2.创建、配置捕获目录。确保该目录是空的,且空间足够用于存放负载记录文件,对于RAC数据库,建议该目录创建于集群共享文件系统;例如:
$ mkdir –p /dbreplay
SQL> conn /as sysdba;
drop directory db_replay;
SQL> create directory db_replay as '/dbreplay/capture';
SQL> grant read,write on directory db_replay to public;


3.官方建议在捕获之前把数据库重启到RESTRICT模式(这一过程虽然不是强制的,但这样做可以保证捕获的事务完整性及重演时的准确性),然后开始负载捕获,缺省情况下,一旦负载捕获开始,数据库会自动从RESTRICTED模式转换为UNRESTRICTED模式,业务用户可以正常连接。
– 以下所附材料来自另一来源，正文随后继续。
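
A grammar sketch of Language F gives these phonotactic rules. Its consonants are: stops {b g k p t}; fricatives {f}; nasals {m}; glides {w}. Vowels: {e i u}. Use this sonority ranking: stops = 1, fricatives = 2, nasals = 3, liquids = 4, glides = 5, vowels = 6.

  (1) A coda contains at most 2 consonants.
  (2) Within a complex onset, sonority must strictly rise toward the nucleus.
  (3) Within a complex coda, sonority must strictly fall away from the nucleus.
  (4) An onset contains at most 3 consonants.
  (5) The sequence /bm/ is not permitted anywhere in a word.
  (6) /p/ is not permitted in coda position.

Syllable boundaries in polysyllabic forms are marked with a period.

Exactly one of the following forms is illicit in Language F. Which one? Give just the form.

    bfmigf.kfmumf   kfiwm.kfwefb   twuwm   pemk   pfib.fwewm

bfmigf.kfmumf — violates constraint 3: syllable 1 coda /gf/: /g/ (stop, 1) → /f/ (fricative, 2) does not fall → illicit
kfiwm.kfwefb — σ1 onset /kf/ (1→2 rises), coda /wm/ (5→3 falls) ok; σ2 onset /kfw/ (1→2→5 rises), coda /fb/ (2→1 falls) ok → licit
twuwm — σ1 onset /tw/ (1→5 rises), coda /wm/ (5→3 falls) ok → licit
pemk — σ1 onset /p/, coda /mk/ (3→1 falls) ok → licit
pfib.fwewm — σ1 onset /pf/ (1→2 rises), coda /b/ ok; σ2 onset /fw/ (2→5 rises), coda /wm/ (5→3 falls) ok → licit

bfmigf.kfmumf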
由于申请停机时间窗口困难,此次的负载捕获将省略这一过程;
4.负载捕捉多长时间支持两种模式,一种是通过参数duration设置时间长度,到时间后自动停止捕捉;另一种是设置duration参数为NULL或者忽略该参数,在捕捉启动后的任意时间点通过手工停止;例如,下列演示了手工启动、手工停止:
需要要注意的地方:
o The directory name should always be upper case. 
o It is possible to start the capture without restricted mode using the argument no_restart_mode=TRUE but this is not advisable as it relies on transactional integrity
--开启捕获
SQL> conn /as sysdba;

SQL> BEGIN
  DBMS_WORKLOAD_CAPTURE.START_CAPTURE (name => 'db_replay_peak', 
                           dir => 'DB_REPLAY',
                           duration => null);
END;
/

--结束捕获
SQL> BEGIN
  DBMS_WORKLOAD_CAPTURE.FINISH_CAPTURE (); 
END;
/

--删除捕获(如有多余的捕获信息)
BEGIN
DBMS_WORKLOAD_CAPTURE.DELETE_CAPTURE_INFO(15);
END;
/
5.导出生产环境数据库的AWR数据,用于对负载捕捉期间和负载重演期间的数据库性能做详细比对。例如,下列演示了导出某个负载捕捉作业ID对应的AWR数据:
SQL> conn /as sysdba;
SQL> select id,AWR_BEGIN_SNAP,AWR_END_SNAP from dba_workload_captures;
SQL> BEGIN
  DBMS_WORKLOAD_CAPTURE.EXPORT_AWR (capture_id => 14);
END;
/
6.监控捕捉
负载捕捉的过程中,可以通过视图DBA_WORKLOAD_CAPTURES和DBA_WORKLOAD_FILTERS进行监控,还可以生成负载捕捉报告,对捕捉总体情况进行概览。例如:
SQL> conn /as sysdba;
SQL> select id,name,status,start_time,end_time,connects,user_calls,dir_path from dba_workload_captures where id = (select max(id) from dba_workload_captures) ;

SQL> set pagesize 0 long 30000000 longchunksize 1000
SQL> select dbms_workload_capture.report(1,'TEXT') from dual;

3.3 Database Replay (重放)

1.预处理
一旦负载捕获完成,且测试环境搭建完以后,就可以开始预处理负载记录文件。预处理是创建元数据用于负载重演的必要前提步骤。
预处理是一个耗资源、耗时间的过程,需要从生产环境把所有负载记录文件传输到测试环境的一个单一的目录中进行集中预处理。对于测试环境的RAC数据库,选择其中一个实例做预处理。例如,下列演示了导出某个负载捕获作业ID对应的AWR数据:
$ mkdir –p /cluster_file_system/db_replay
SQL> conn /as sysdba;
SQL> create directory db_replay as '/cluster_file_system/db_replay';
SQL> grant read,write on directory db_replay to public;
SQL> BEGIN
  DBMS_WORKLOAD_REPLAY.PROCESS_CAPTURE (capture_dir => 'DB_REPLAY');
END;
/

注:在11.2.0.3时会遇到一个 Bug 14500154,该BUG会导致system表空间快速增加,且DB replay处理完了也不释放;
参考文档:Pre-Processing Using DBMS_WORKLOAD_REPLAY Uses a Lot of System Tablespace Space (文档 ID 1497607.1)
SQL> select sum(bytes/1024/1024) from dba_segments where segment_name='WRR$_REPLAY_DEPENDENCIES_TMP';
SUM(BYTES/1024/1024)
--------------------
                3443

Solution

1. Bug 14500154 is fixed in 12.1.

2. The Workaround is to drop all these temporary tables after preprocessing.
The selects from dba_segments before and after are simply to help show the space that has been freed.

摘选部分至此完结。